Los analistas descubrieron que el cuarenta y seis,48% de las criptomonedas robadas a proyectos de blockchain que habían tenido éxito estaban relacionadas con “puntos débiles de la infraestructura”. Así, en dos mil veintidos, los piratas informáticos lograron hurtar un total de unos tres mil setecientos millones de dólares estadounidenses en criptomonedas, de los que más de mil setecientos millones procedían de exploits relacionados con inconvenientes en los sistemas informáticos. 

En cuanto al número de incidentes, las vulnerabilidades Web2 representaron alrededor del veintiseis% de los ataques. Así, los piratas informáticos lograron efectuar ciento veintiocho exploits exitosamente. De , treinta y nueve tuvieron éxito debido a la carencia de mecanismos de control de acceso y validación de entradas, al paso que los atacantes se fundamentaron en una infraestructura enclenque en treinta y cuatro casos.

Los analistas de Immunefi clasificaron todas y cada una de las deficiencias de la infraestructura informática que subyace a los contratos inteligentes, como máquinas virtuales, claves privadas, etc., como “ puntos débiles de la infraestructura”. En específico, los analistas identificaron estos tipos concretos de vulnerabilidades de la infraestructura que condujeron al hurto de criptomonedas

  • pérdida de la clave privada; 
  • uso de una clave de acceso enclenque para la cúpula de claves;
  • problemas con la autentificación de dos factores; 
  • secuestro de DNS;
  • secuestro de BGP;
  • intrusión de la cartera caliente;
  • uso de métodos de encriptación débiles;
  • almacenamiento de contraseñas en texto plano.

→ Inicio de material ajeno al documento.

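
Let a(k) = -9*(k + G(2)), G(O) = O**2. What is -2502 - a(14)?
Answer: -2340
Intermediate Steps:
a(k) = -36 - 9*k (a(k) = -9*(k + 2**2) = -9*(k + 4) = -9*(4 + k) = -36 - 9*k)
-2502 - a(14) = -2502 - (-36 - 9*14) = -2502 - (-36 - 126) = -2502 - 1*(-162) = -2502 + 162 = -2340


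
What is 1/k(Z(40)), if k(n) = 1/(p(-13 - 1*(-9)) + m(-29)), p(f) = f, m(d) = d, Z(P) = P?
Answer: -33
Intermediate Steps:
k(n) = -1/33 (k(n) = 1/((-13 - 1*(-9)) - 29) = 1/((-13 + 9) - 29) = 1/(-4 - 29) = 1/(-33) = -1/33)
1/k(Z(40)) = 1/(-1/33) = -33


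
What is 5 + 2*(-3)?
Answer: -1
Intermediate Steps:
5 + 2*(-3) = 5 - 6 = -1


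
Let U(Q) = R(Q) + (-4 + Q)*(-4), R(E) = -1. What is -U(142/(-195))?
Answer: -3493/195 ≈ -17.913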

Cabe apuntar que los analistas de Immunefi solo tuvieron presente los ataques relacionados con vulnerabilidades de seguridad, excluyendo de la ecuación los casos de fraude o explotación que se generaron solamente debido a la manipulación del mercado. 

La segunda mayor fuente de pérdidas fueron los inconvenientes criptográficos, que hicieron que los piratas informáticos robaran el veinte con cincuenta y ocho% de las criptomonedas en dos mil veintidos. En esta categoría, los analistas de Immunefi atribuyeron fallos en el árbol de Merkle, la reproducibilidad de las firmas y la generación de números azarosos predecibles.

Recordemos que los piratas informáticos mejoran activamente los métodos de ataque a los criptousuarios. Así, los piratas informáticos norcoreanos están usando activamente un nuevo virus Kandykorn, y los atacantes de China crean aplicaciones falsas de Skype para organizar estafas de phishing.